Each year lambs receive a 2g copper bolus at worming (1 May) and ewes get a 4g copper bolus half way through pregnancy as an insurance policy and to stop swayback, which causes hind leg weakness, in lambs.

“Our copper levels aren’t helped by molybdenum and sulphur which are antagonists,” says Mr MacIver. “They lock up the copper that is there.”

Ewe buckets

Responding to depressed mineral intake has also led to investing in a Harbro ewe mineral bucket for the first time last year to help flock feet and fertility.

The buckets provide biotin and vitamin B to help hooves and hair repair as well as selenium, omega 3 fats and vitamin E, salt, choline, zinc and cobalt/vitamin B12.

The 23kg buckets (£23/bucket) were put out from May to January this year. Initially, buckets were put near troughs and gates to help intakes but this was not required.

“The sheep devoured them,” says Mr MacIver, who has stopped regular foot-bathing with formalin.

“I have used 10 so far this year, so while it is an added cost, it is the same as a ton of ewe nuts.

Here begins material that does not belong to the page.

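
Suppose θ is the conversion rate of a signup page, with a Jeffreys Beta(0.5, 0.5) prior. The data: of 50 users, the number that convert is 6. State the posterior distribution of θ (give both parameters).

Observing 6 successes and 44 failures updates Beta(0.5, 0.5) by adding the success and failure counts to the two shape parameters: α = 0.5+6 = 6.5, β = 0.5+44 = 44.5.

Posterior: Beta(6.5, 44.5)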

“We have never had a huge lameness problem here, but I would find foot rot in 12-14 ewes. Recently I have only seen it in two sheep. It has made the feet harder and has also reduced scald in lambs,” he adds.

Genetics and vaccination

Genetics and vaccination also play a part, explains Mr MacIver, who buys performance-recorded New Zealand Suffolk and Texel tups raised off grass at John Scott’s Fearn Farm sale. Each year tups are quarantined and vaccinated with Footvax.

“I have been buying shearlings from Fearn Farm for five years. I pay around £1,000 to £1,150. I like them, they have good longevity and aren’t fed for sale.”

Another benefit is increased ewe fertility from the minerals, with the key benefit being a tighter lambing period that finished two weeks earlier than usual.

Tups come out on 2 December and lambing usually starts on 1 March. There was no slow start this year and this followed ewes coming to the tup better and barren rate dropped from an average of 12-16 ewes to two.